NSF funds novel tools for combining datasets with missing information

Wednesday, August 14, 2019

Mauricio Sadinle, an assistant professor of biostatistics from the University of Washington School of Public Health, received a two-year, $150,000 grant from the National Science Foundation to develop tools to identify and link information on individuals who appear in different datasets. Sadinle’s methodologies will allow researchers to confidently combine pre-existing files to conduct powerful, larger scale analyses.

The research will be broadly relevant, with uses that “include, but are not limited to, merging data from public health surveillance systems with electronic medical records or with mortality registries,” Sadinle explained.
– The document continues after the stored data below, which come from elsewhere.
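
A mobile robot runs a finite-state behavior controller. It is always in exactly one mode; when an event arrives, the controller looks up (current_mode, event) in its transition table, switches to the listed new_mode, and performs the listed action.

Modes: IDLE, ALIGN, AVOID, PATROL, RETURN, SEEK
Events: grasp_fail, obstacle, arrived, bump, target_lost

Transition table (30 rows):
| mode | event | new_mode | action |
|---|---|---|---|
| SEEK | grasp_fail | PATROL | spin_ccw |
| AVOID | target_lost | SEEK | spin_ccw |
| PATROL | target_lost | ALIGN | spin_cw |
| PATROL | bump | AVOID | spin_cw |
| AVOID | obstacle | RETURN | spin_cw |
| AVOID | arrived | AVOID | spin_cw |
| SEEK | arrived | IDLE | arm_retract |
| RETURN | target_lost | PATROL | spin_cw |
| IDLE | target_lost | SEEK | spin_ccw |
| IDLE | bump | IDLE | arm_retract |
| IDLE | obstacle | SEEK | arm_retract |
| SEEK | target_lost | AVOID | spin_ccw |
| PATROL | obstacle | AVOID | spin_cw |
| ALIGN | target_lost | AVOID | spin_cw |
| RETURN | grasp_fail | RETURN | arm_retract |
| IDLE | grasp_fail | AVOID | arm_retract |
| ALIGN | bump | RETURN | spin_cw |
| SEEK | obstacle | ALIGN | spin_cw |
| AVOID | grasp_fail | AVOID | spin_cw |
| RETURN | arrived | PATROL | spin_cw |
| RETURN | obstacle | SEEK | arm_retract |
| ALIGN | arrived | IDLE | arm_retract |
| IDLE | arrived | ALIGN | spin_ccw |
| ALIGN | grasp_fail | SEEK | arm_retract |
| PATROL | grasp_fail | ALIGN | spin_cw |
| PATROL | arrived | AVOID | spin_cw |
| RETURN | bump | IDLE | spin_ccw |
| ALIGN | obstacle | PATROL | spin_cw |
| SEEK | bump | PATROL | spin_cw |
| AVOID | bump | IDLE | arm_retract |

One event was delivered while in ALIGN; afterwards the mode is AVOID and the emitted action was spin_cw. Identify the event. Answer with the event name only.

try grasp_fail: (ALIGN, grasp_fail) → (SEEK, arm_retract)
try obstacle: (ALIGN, obstacle) → (PATROL, spin_cw)
try arrived: (ALIGN, arrived) → (IDLE, arm_retract)
try bump: (ALIGN, bump) → (RETURN, spin_cw)
try target_lost: (ALIGN, target_lost) → (AVOID, spin_cw)  ← matches

target_lost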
“It is increasingly common to find complementary information on individuals scattered across multiple data sources.” For example, a study participant may have health outcome data in one file and biological measures in another. In other cases, researchers might seek to combine datasets and need to identify individuals who appear in both to avoid skewing their analysis.

“To take full advantage of such data sources, researchers need to be able to link information on the same individuals,” Sadinle said. “In many applications, however, there are no unique identifiers of the individuals in the datafiles,” and alternative methods of matching individuals, such as by birthday and name, are prone to uncertainty. The research will help to reduce the uncertainty in the process of linking records while also developing methodologies to account for remaining uncertainty in statistical analyses that utilize the linked data.

The funding will also allow Sadinle to share his expertise with the UW School of Public Health and across the broader research community. He plans to publish the results of his study in the form of manuscripts, software and tutorials on methods of combining data and analyzing combined data.